Actually, these things might be too small for FishTest to measure in a
reasonable amount of
time.
Which leads to another interesting and perhaps valuable idea:
"indirect measurement"!
I claim it is possible to measure some things much more accurately
than is feasible with FishTest.
1. we can measure speed very precisely, certainly 1 part per million,
probably billion. We know a relationship between elo and speed:
specifically, about 70 elo points per speed-doubling, i.e. about 1 elo
per 1% speed increase.
2. We can measure frequency of occurrence of various phenomena (such
as underpromotions, KBNk endings) pretty precisely. KBNk ending
allegedly occurs
1/5000 fraction of games. Underpromotions allegedly occur in about
1/1200 of games.
These numbers all are not due to me and I do not vouch for their accuracy.

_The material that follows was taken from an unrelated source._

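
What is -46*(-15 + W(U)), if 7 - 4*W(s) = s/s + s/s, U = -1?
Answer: 1265/2 ≈ 632.50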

So if SF could not mate with bishop & knight, that'd hurt it by about 1/10000 of
a full point per game, i.e. about 0.1 elo. If SF could not
underpromote (all types)
that would hurt it by somewhere around 0.5 elo. The speed benefit
from SF ignoring
all underpromotions would outweigh that if it were >0.5% speed gain.
We could measure the speed gain to much better accuracy than that.
I suspect about 0.1 to 1% of all searched moves are pawn-to-8th, and
hence the slowdown likely is of the correct order of magnitude to
outweigh underpromotion benefits, especially
if we only are talking about R&B underpromos.
So, this rough analysis has suggested, paradoxically, that knowing the
rules actually hurts stockfish. But the hurt is at most a few elo.